Director: Shawn Seet
Running Time: 220 mins
Certificate: 15
Release Date: January 30th 2017 (UK)
After airing on BBC4 last year, the powerful four-part Aussie thriller arrives on DVD in the UK. From the start it’s clear Deep Water has felt the influence of the likes of Broadchurch and Scandinavian crime shows, with a dark tone and moments of grisliness.
One thing that helps set it apart is that one of the most unpleasant parts of it – groups of teens beating gay men and/or forcing them off cliffs, is based on real life. Or at least it’s based on real life according to many gay people who lived in New South Wales in the 1980s and 1990s, but for a long time the police refused to consider that the deaths of more than 80 people might be part of a pattern. Thankfully though, just a few days ago they announced that they would finally look into the allegations that various gangs may have been hunting gay people for sport back then.
Deep Water takes those allegations and spins them into a plot that opens with the frenzied modern day murder of a gay man in the Sydney suburb of Bondi. Detective Tori Lustigman (Yael Stone) has just arrived back in Bondi after working in the country and is teamed with veteran Nick Manning (Noah Taylor). They realise that the man was either killed by someone he met through the hook-up app Thrustr, or he may have been murdered by his boyfriend, an Iranian immigrant terrified of being deported.
Initially it seems like a one-off killing, but Tori begins to wonder if there’s a serial killer at work, and also whether this murder is somehow linked to the deaths of other gay people in the 1980s. The powers-that-be in the police don’t want to hear about, but evidence begins to mount that a series of fatalities three decades before were more than muggings gone wrong and suicides, and could have been the result of the actions of a gang of teens led by the unpleasant ‘Hammers’ (Craig McLachlan). Those teens are now nearly 30 years older and still living under a code of silence about what really happened.

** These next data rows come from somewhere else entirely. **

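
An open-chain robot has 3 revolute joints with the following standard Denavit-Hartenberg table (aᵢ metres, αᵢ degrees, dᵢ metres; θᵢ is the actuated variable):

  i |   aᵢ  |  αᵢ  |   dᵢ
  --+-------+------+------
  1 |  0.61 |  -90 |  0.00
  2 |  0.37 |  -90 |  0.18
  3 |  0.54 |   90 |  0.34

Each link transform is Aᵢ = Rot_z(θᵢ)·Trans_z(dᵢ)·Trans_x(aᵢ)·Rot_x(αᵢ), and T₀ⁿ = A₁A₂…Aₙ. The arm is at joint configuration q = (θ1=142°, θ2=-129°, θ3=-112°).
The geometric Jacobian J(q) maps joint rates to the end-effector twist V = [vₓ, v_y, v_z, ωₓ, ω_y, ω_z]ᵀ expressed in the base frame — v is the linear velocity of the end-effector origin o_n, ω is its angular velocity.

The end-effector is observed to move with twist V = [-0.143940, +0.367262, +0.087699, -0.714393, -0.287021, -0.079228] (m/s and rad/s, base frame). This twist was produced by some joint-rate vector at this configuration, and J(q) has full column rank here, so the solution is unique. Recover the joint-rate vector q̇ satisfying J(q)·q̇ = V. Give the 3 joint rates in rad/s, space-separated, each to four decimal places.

-0.3920 0.6660 0.4970

o_n = [-1.0248, -0.0631, 0.3443]
J₁: ẑ×o_n = [0.0631, -1.0248, 0.0000], ω = ẑ
J2: z=[-0.6157, -0.7880, 0.0000] o=[-0.4807, 0.3756, 0.0000] → [-0.2713, 0.2120, -0.1587, -0.6157, -0.7880, 0.0000]
J3: z=[-0.6124, 0.4785, 0.6293] o=[-0.4080, 0.0904, 0.2875] → [0.1238, -0.3534, 0.3891, -0.6124, 0.4785, 0.6293]
q̇ = J⁺·V = [-0.3920, 0.6660, 0.4970]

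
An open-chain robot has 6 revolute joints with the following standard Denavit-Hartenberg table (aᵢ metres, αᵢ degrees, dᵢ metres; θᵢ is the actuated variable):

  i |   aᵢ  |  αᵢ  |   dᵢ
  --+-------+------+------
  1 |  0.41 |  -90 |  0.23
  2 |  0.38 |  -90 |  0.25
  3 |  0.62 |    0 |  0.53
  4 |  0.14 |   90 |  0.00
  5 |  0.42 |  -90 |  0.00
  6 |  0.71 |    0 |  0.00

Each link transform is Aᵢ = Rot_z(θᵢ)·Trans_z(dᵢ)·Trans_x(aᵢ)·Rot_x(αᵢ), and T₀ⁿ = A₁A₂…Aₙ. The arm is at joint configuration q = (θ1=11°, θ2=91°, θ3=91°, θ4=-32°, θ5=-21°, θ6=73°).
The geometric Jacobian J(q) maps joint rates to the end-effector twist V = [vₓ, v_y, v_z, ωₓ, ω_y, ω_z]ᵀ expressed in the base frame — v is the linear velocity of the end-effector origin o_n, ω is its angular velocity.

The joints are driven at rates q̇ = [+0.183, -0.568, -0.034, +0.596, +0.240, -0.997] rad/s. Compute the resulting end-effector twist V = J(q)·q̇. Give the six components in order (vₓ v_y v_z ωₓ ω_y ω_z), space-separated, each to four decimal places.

o_n = [0.3563, -1.2977, 0.0743]
J₁: ẑ×o_n = [1.2977, 0.3563, -0.0000], ω = ẑ
J2: z=[-0.1908, 0.9816, 0.0000] o=[0.4025, 0.0782, 0.2300] → [-0.1528, -0.0297, 0.3079, -0.1908, 0.9816, 0.0000]
J3: z=[-0.9815, -0.1908, 0.0175] o=[0.3483, 0.3224, -0.1499] → [-0.0145, 0.2202, 1.5916, -0.9815, -0.1908, 0.0175]
J4: z=[-0.9815, -0.1908, 0.0175] o=[-0.0535, -0.3872, -0.1299] → [-0.0231, 0.2075, 0.9718, -0.9815, -0.1908, 0.0175]
J5: z=[-0.1130, 0.5027, -0.8570] o=[-0.0318, -0.5053, -0.2020] → [-0.5402, -0.3014, -0.1056, -0.1130, 0.5027, -0.8570]
J6: z=[-0.8608, -0.4803, -0.1683] o=[0.1766, -0.8071, -0.4065] → [-0.3134, 0.3837, 0.5086, -0.8608, -0.4803, -0.1683]
V = J·q̇ = [0.4939, -0.2566, -0.1822, 0.3879, -0.0653, 0.1549]

0.4939 -0.2566 -0.1822 0.3879 -0.0653 0.1549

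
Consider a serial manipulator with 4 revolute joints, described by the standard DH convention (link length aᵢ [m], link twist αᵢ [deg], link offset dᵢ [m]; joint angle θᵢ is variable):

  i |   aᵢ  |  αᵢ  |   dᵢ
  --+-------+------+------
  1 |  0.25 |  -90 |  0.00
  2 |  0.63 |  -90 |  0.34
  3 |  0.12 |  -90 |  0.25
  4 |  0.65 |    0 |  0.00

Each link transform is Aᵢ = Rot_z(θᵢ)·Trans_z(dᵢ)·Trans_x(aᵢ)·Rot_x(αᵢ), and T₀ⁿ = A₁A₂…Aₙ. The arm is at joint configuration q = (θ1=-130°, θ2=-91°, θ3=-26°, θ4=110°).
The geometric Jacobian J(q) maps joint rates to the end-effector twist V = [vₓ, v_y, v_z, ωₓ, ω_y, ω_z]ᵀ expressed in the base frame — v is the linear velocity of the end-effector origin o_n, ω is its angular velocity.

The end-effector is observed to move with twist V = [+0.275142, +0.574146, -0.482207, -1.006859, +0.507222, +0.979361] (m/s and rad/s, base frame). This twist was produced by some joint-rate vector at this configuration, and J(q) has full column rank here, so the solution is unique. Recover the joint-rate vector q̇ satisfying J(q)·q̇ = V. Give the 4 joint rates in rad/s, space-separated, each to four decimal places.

o_n = [0.3033, -0.0977, 0.5317]
J₁: ẑ×o_n = [0.0977, 0.3033, -0.0000], ω = ẑ
J2: z=[0.7660, -0.6428, 0.0000] o=[-0.1607, -0.1915, 0.0000] → [-0.3417, -0.4073, 0.3701, 0.7660, -0.6428, 0.0000]
J3: z=[-0.6427, -0.7659, 0.0175] o=[0.1068, -0.4016, 0.6299] → [0.0699, -0.0597, -0.0448, -0.6427, -0.7659, 0.0175]
J4: z=[-0.6836, 0.5836, 0.4383] o=[-0.0123, -0.6255, 0.7421] → [-0.3542, -0.0055, -0.5450, -0.6836, 0.5836, 0.4383]
q̇ = J⁺·V = [0.8420, -0.8250, 0.2610, 0.3030]

0.8420 -0.8250 0.2610 0.3030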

Tori and Nick need to find out whether events decades before really are linked to what’s happening now. Not only that, but Tori may be hiding her own connection to these crimes.

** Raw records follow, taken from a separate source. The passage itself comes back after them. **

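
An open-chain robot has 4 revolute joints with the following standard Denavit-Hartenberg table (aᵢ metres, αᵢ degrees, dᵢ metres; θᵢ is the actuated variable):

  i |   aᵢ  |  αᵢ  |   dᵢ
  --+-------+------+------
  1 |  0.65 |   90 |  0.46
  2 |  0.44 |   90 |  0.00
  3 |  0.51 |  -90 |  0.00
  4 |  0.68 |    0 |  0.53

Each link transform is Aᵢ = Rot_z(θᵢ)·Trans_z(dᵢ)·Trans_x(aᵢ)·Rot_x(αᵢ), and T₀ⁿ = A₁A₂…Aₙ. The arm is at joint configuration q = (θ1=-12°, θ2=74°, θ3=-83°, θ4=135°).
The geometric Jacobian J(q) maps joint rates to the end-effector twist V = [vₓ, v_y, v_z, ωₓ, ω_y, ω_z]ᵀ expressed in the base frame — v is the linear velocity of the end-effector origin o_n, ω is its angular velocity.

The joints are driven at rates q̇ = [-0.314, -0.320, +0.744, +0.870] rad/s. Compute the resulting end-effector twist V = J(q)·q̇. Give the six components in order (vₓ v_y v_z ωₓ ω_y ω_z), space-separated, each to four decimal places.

o_n = [0.4377, -0.1295, 1.5246]
J₁: ẑ×o_n = [0.1295, 0.4377, -0.0000], ω = ẑ
J2: z=[-0.2079, -0.9781, 0.0000] o=[0.6358, -0.1351, 0.4600] → [-1.0413, 0.2213, -0.1949, -0.2079, -0.9781, 0.0000]
J3: z=[0.9403, -0.1999, -0.2756] o=[0.7544, -0.1604, 0.8830] → [-0.1197, -0.5160, -0.0343, 0.9403, -0.1999, -0.2756]
J4: z=[0.2423, -0.1761, 0.9541] o=[0.8764, 0.3312, 0.9427] → [0.3371, -0.5596, -0.1889, 0.2423, -0.1761, 0.9541]
V = J·q̇ = [0.4968, -1.0790, -0.1274, 0.9769, 0.0111, 0.3110]

0.4968 -1.0790 -0.1274 0.9769 0.0111 0.3110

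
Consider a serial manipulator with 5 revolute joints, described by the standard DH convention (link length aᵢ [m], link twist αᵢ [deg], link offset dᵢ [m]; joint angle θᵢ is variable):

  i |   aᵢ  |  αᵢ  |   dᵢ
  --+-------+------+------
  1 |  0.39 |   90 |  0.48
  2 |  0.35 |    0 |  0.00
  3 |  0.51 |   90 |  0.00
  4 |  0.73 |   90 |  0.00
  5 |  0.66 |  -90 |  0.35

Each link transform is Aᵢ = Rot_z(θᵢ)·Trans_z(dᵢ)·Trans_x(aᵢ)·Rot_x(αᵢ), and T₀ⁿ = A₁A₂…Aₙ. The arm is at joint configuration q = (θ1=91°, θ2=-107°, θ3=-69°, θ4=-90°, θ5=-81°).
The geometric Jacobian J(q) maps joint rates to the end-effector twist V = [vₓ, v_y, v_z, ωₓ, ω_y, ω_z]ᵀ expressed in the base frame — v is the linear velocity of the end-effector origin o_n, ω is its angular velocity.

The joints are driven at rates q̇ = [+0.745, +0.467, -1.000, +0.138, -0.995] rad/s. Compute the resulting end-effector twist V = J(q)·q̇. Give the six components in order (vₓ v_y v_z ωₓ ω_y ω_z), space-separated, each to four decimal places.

0.4871 -0.9162 -0.0975 -0.5154 -1.0114 0.8133

o_n = [-0.8361, 0.1590, -0.5162]
J₁: ẑ×o_n = [-0.1590, -0.8361, 0.0000], ω = ẑ
J2: z=[0.9998, 0.0175, 0.0000] o=[-0.0068, 0.3899, 0.4800] → [-0.0174, 0.9960, -0.2165, 0.9998, 0.0175, 0.0000]
J3: z=[0.9998, 0.0175, 0.0000] o=[-0.0050, 0.2876, 0.1453] → [-0.0115, 0.6613, -0.1141, 0.9998, 0.0175, 0.0000]
J4: z=[0.0012, -0.0697, 0.9976] o=[0.0039, -0.2211, 0.1097] → [-0.3354, -0.8372, -0.0581, 0.0012, -0.0697, 0.9976]
J5: z=[-0.0174, 0.9974, 0.0698] o=[-0.7260, -0.2338, 0.1097] → [-0.6516, -0.0186, 0.1030, -0.0174, 0.9974, 0.0698]
V = J·q̇ = [0.4871, -0.9162, -0.0975, -0.5154, -1.0114, 0.8133]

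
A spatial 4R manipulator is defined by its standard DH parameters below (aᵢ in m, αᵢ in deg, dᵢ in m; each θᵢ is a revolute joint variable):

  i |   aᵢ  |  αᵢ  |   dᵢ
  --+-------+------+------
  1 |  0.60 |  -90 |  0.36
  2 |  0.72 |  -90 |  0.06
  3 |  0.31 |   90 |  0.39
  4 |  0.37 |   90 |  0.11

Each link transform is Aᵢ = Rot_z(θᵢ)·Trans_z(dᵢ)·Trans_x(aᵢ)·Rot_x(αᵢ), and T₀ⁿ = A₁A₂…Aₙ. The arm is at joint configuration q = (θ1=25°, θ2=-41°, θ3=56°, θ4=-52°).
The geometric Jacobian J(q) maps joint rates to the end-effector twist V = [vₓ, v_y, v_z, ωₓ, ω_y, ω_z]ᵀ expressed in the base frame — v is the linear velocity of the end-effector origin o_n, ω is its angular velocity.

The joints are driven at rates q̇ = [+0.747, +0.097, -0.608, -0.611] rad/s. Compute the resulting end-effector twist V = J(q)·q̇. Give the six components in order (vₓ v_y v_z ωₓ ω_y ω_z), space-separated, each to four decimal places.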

While Deep Water fictionalises the events of the late-80s and early-90s, none of what it describes goes beyond what has been claimed really happened. As a result, it’s a strong, melancholic backdrop to an often gripping drama, which does a good job of keeping you guessing, not just about who the modern day killer is, but who was involved in the events of the past, as well as various people’s connections to it.
Each of the 50-minute instalments sustains a dark tone from beginning to end, which is contrasted with the rich colours of the cinematography and the sun-drenched beaches of Bondi. Indeed, that mix of the crashing waves and natural beauty against the grimmest aspects of humanity is a constant theme in the show.
Click here to watch the trailer for Deep Water
Oftentimes with thrillers, both on TV and on film, they only delve into gay themes for prurient reasons, highlighting the ‘abnormal’ extremes of LGBT sexuality in ways that almost blame the victims for anything that happens to them (or just as likely, it’ll be them that’s the killer). However, while Deep Water is well aware of the potential dangers of things such as hook-up apps, it doesn’t use it to moralise about promiscuity or to hint that the victims had it coming.
In fact, it’s quite the opposite. The gay community is the victim here, assaulted on all sides from police that don’t want to listen, groups of people that hate them, and a serial killer on the loose. Yet they’re determined to continue living their lives, with the series highlighting the strength of the love and compassion between some of the men, compared to the brutish nastiness of some of the other characters, who don’t even treat gay people like human beings. Yet even there, it doesn’t completely turn the ‘bad guys’ into cartoon characters, hinting at some of the reasons people ended up doing what they did.
Things do go a bit far at the end, when in search of a fitting conclusion it slides from the grounded reality of what’s gone before into nutty psycho territory. It takes things just that little bit too far, although thankfully it doesn’t completely go off the deep end and the strength of what has led up to it makes it more than forgivable. Indeed, it’s interesting that while the show has to tell us who the killer is, by the end the show is more interested in the past, with an immense anger and sadness about the attitudes and official nonchalance that let so many gay people die without the police caring or even paying attention.
Overall Verdict: Deep Water certainly isn’t a jolly series, but it’s an entertaining and intriguing one that keeps you guessing about what’s been happening in Bondi’s gay scene in both the past and the present.
Reviewer: Tim Isaac
DLB says
Excellent review.
I’m disgusted to learn that this was based on real events: eighty murders?
The South Wales Police have a lot to answer for. Every officer who turned a blind eye should be found complicit in the murders.
Eighty murders. None solved? No one saw a pattern?
That no one saw a pattern is unbelievable.
No one cared.
I’m glad to hear an investigation has been started. Hopefully it will NOT be by the police officers and precincts who let it all happen in the first place.
DLB says
Pardon my mistake, in the above comment I meant New South Wales.